Seventeen patients had their mutational status assessed at baseline and all of these patients harbored JAK2V617F. The median JAK2V617F variant allele fraction at baseline was 15% (range 1% – 76%). TET2 and DNMT3A mutations were the most frequent co-occurring mutational events (Figure 1A). Among the 17 patients harboring JAK2V617F, the ORR (CR: 6, PR: 7) was 13/17 (76.5%) at 12 months. Among 14 patients with serial samples (Figure 1B), ELN defined molecular CR/PR was not achieved in any of the evaluable subjects. Four of the 20 patients had baseline karyotypic abnormalities and these abnormalities persisted after 12 and 24 months of treatment in the two patients with available follow-up analyses.

Figure

1A Oncoprint of identified genomic alterations in 17 baseline samples. Individual genes are represented as rows, and the patients are represented as columns. The bars at the top of the figure indicate the number of somatic alterations that were identified in the corresponding patient at baseline. Different colors distinguish the type of alterations, such as missense (dark blue), stop-gain (black), in-frame indel (light blue), and frameshift indel (red). The genes (rows) are sorted based on the frequency of the gene-level alterations in the cohort, as noted on the left of the figure. The best clinical response of each patient is displayed at the bottom annotation bar according to the key. 1B JAK2V617F variant allele fraction (VAF) waterfall plot. The y-axis indicates absolute change from the baseline VAF. Each bar represents an individual patient and the colors denote best response status (red: CR, green: PR and blue: NR). The stars highlight patients who have significant change of VAF from baseline. These is a subset of patients for whom the 95% confidence interval of VAF (with respect to the depth of coverage of the mutation in corresponding sample) did not overlap between baseline and last time-points.
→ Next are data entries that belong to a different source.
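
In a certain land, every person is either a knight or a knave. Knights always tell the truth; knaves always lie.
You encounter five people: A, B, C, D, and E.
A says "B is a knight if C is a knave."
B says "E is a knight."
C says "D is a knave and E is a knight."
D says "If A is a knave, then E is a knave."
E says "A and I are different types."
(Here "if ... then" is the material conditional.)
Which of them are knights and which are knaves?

Knights: D. Knaves: A, B, C, and E.

A is a knave, so "B is a knight if C is a knave" must be False — and it is.
B is a knave, and the claim "E is a knight" is indeed False.
C is a knave, and the claim "D is a knave and E is a knight" is indeed False.
D is a knight; "if A is a knave, then E is a knave" is true, as required.
E is a knave, and the claim "A and I are different types" is indeed False.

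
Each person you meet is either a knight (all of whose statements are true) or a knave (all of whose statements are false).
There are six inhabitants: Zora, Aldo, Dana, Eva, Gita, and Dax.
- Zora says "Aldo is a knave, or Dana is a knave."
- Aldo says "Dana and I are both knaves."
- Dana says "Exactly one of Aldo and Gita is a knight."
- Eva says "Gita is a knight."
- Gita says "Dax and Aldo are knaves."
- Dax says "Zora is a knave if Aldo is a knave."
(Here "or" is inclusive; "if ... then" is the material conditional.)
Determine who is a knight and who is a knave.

Zora is a knight, so "Aldo is a knave, or Dana is a knave" must be True — and it is.
Aldo is a knave, so "Dana and I are both knaves" must be False — and it is.
Dana is a knight, and the claim "exactly one of Aldo and Gita is a knight" is indeed True.
Eva is a knight, and the claim "Gita is a knight" is indeed True.
Gita is a knight, and the claim "Dax and Aldo are knaves" is indeed True.
As a knave, Dax's statement "Zora is a knave if Aldo is a knave" should be False; it is.

Knights: Zora, Dana, Eva, and Gita. Knaves: Aldo and Dax.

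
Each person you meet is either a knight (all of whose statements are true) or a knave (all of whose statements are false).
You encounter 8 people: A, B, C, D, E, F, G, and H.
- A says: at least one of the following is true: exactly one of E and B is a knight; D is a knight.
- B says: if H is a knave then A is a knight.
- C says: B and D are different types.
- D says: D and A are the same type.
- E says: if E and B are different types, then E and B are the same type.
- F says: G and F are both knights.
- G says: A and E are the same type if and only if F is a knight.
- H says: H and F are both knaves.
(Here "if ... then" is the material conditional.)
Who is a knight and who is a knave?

As a knight, A's statement "at least one of the following is true: exactly one of E and B is a knight; D is a knight" should be true; it is.
Since B is a knight, "if H is a knave then A is a knight" needs to be true, which holds.
C (knave): "B and D are different types" — False. ✓
D (knight): "D and A are the same type" — true. ✓
Since E is a knight, "if E and B are different types, then E and B are the same type" needs to be true, which holds.
F is a knight, so "G and F are both knights" must be true — and it is.
G is a knight, and the claim "A and E are the same type if and only if F is a knight" is indeed true.
H is a knave; "H and F are both knaves" is False, as required.

A is a knight, B is a knight, C is a knave, D is a knight, E is a knight, F is a knight, G is a knight, and H is a knave.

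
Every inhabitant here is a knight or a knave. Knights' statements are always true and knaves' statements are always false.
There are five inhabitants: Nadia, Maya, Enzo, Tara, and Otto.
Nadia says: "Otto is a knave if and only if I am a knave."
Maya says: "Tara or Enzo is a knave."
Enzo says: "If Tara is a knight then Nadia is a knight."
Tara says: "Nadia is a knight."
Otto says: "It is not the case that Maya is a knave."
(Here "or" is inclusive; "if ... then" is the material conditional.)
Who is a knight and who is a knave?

Nadia is a knave, Maya is a knight, Enzo is a knight, Tara is a knave, and Otto is a knight.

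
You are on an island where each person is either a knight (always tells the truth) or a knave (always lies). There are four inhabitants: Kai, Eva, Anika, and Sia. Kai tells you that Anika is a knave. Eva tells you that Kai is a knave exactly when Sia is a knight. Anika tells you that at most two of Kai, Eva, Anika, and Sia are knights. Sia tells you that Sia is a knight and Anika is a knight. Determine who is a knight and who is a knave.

Kai is a knave, and the claim "Anika is a knave" is indeed False.
Eva is a knave, and the claim "Kai is a knave exactly when Sia is a knight" is indeed False.
Anika is a knight, so "at most two of Kai, Eva, Anika, and Sia are knights" must be true — and it is.
Since Sia is a knave, "Sia is a knight and Anika is a knight" needs to be False, which holds.

Knights: Anika. Knaves: Kai, Eva, and Sia.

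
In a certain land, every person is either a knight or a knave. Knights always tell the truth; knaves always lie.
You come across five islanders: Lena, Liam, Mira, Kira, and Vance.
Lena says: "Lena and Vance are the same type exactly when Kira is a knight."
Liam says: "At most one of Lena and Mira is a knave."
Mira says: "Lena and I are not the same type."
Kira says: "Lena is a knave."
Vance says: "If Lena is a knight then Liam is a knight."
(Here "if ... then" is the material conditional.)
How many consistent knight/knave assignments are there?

Consistent assignments:
  Lena=knave, Liam=knight, Mira=knight, Kira=knight, Vance=knight
  Lena=knave, Liam=knave, Mira=knave, Kira=knight, Vance=knight

2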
Based on blinded central expert histopathology assessment of bone marrow biopsy specimens from 17 patients (11 PV and 6 ET) with available and adequate materials at 12 months, two subjects attained a pathologic marrow CR. Clinical-hematologic responses in these two subjects were CR and PR.

Conclusion

SVT is a well described complication associated with ET and PV but optimal management remains poorly defined (6). Current recommendations are that these high-risk patients be treated with myelosuppressive therapy (HU or PEG) (14). However, HU has been reported to be ineffective in preventing recurrent SVT (4). Also due to the relative youth of this patient population, there has been a reluctance to treat these patients with HU due to effects on fertility, teratogenicity and fear of possible leukemogenicity (6). Recently, a phase 2 trial of the JAK½ inhibitor ruxolitinib in 9 ET/PV patients with SVT was reported to induce reduction in spleen volume but without any impact on degree of esopahageal varices (15). In this prospective study, PEG therapy was well tolerated in patients with ET/PV and a history of SVT and resulted in a clinical-hematologic ORR of 70% (15% CR and 55% PR) at 12 months of therapy.

PEG therapy for ET/PV patients with SVT had a favorable impact on certain MPN symptoms but was also associated with treatment emergent low-grade toxicities that can abrogate some of those benefits. Regardless, PEG did not clearly diminish QoL. SVT did not recur in any of the patients during a median follow-up of 2.2 years. This prospective study of PEG therapy in MPN patients with SVT demonstrates the feasibility and apparent efficacy of this therapy.